6 of 288 comments (clear)

  1. Astalavista by Spyware23 · · Score: 5, Informative

    For interested readers; these were the same people who killed astalavista. (Logs of that attack can be found all over the internet if you google).

  2. Re:Wow by Anonymous Coward · · Score: 5, Funny

    ...If their message is clear, concise and not disagreeable, why can't they convince us with a logical argument?

    Because logic doesn't always work. Logic in the hands of those who count the beans is usually twisted into some diseased, desecrated version of it's former elf.

    And trust me, the dwarves are not happy about that.

  3. Re:Help for the unfamiliar by klui · · Score: 5, Interesting

    It doesn't show the details but their website gives a summary. http://romeo.copyandpaste.info/txt/imageshack-pwned.txt How accurate, who knows.

  4. Re:Wow by sqlrob · · Score: 5, Insightful

    If it's free speech, mind if I come and write graffiti on the side of your house? If you stop me, you're censoring my speech.

  5. Re:Making the world a better place. by billcopc · · Score: 5, Insightful

    They want to discourage full disclosure, because it means they won't get to abuse undisclosed vulnerabilities as freely as they currently do.

    Let me put it to you in more immediate terms: If the BH presentation on ATM exploits goes through, it will trigger a much more rapid response to patch the problem, which means the true exploiters have less time to plunder. Now this is just one example... There are hundreds of high-risk exploits discovered every day, some of which were obviously used to hack into ImageShack. These kiddies are scared that full disclosure will take away their "toys".

    --
    -Billco, Fnarg.com
  6. Re:Making the world a better place. by Jah-Wren+Ryel · · Score: 5, Insightful

    Wow. I don't think you understand what full disclosure is and what they are allegedly advocating.

    Nope. He has it right, you have it 100% wrong. The ATM issue is a perfect example. That vulnerability was disclosed to the vendor eight months ago and they haven't done jack shit. Now the threat of full disclosure - to the entire world - has caused the vendor to get an injunction to prevent disclosure. Where is the fix? I still don't see a fix. Under your theory of "full disclosure is just another word for limited disclosure" the vendor would have fixed the problem long ago.

    It rarely ever works like that and we have 30+ years of history to prove it - the security industry used to work the way you wish and the results were the same, vendors didn't do shit. The only time a fix comes is when the vendor knows that the only way to stop the script kiddies and all the serious blackhats is to actually fix the problem instead of sitting on it. Without at least the threat of true full disclosure vendors won't fix their problems, they don't have enough of an economic incentive to do so.

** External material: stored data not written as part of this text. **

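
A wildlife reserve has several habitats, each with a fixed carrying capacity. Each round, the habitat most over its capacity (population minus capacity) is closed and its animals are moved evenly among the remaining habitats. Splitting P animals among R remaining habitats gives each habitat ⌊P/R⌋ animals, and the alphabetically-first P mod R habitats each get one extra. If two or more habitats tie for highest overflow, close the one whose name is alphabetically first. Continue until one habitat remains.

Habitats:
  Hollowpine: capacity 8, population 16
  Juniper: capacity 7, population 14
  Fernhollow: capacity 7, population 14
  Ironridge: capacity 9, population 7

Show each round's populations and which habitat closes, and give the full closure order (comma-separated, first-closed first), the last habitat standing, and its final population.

Round 1: Fernhollow=14 Hollowpine=16 Ironridge=7 Juniper=14 → close Hollowpine (overflow 8)
  16÷3 = 5 each, +1 to first 1
Round 2: Fernhollow=20 Ironridge=12 Juniper=19 → close Fernhollow (overflow 13)
  20÷2 = 10 each, +1 to first 0
Round 3: Ironridge=22 Juniper=29 → close Juniper (overflow 22)
  29÷1 = 29 each, +1 to first 0

Closure order: Hollowpine, Fernhollow, Juniper
Last habitat: Ironridge with 51 animals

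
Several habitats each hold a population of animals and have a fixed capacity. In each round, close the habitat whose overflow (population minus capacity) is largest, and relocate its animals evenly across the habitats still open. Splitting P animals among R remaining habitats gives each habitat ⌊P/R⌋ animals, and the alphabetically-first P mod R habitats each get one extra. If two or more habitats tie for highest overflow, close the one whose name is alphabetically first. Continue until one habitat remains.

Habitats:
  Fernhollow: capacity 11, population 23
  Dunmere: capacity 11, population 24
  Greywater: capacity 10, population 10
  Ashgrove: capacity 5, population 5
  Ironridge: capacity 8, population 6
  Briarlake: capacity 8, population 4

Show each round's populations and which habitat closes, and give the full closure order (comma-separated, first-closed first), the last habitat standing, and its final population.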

    Providing the public with a warning that a vulnerability exists is not unethical and neither is providing information to the vendor but providing full exploit information is not only unethical but completely useless to the end user and places them at additional risk.

    Without the threat of true full disclosure, nothing ever comes of limited disclosure.

    --
    When information is power, privacy is freedom.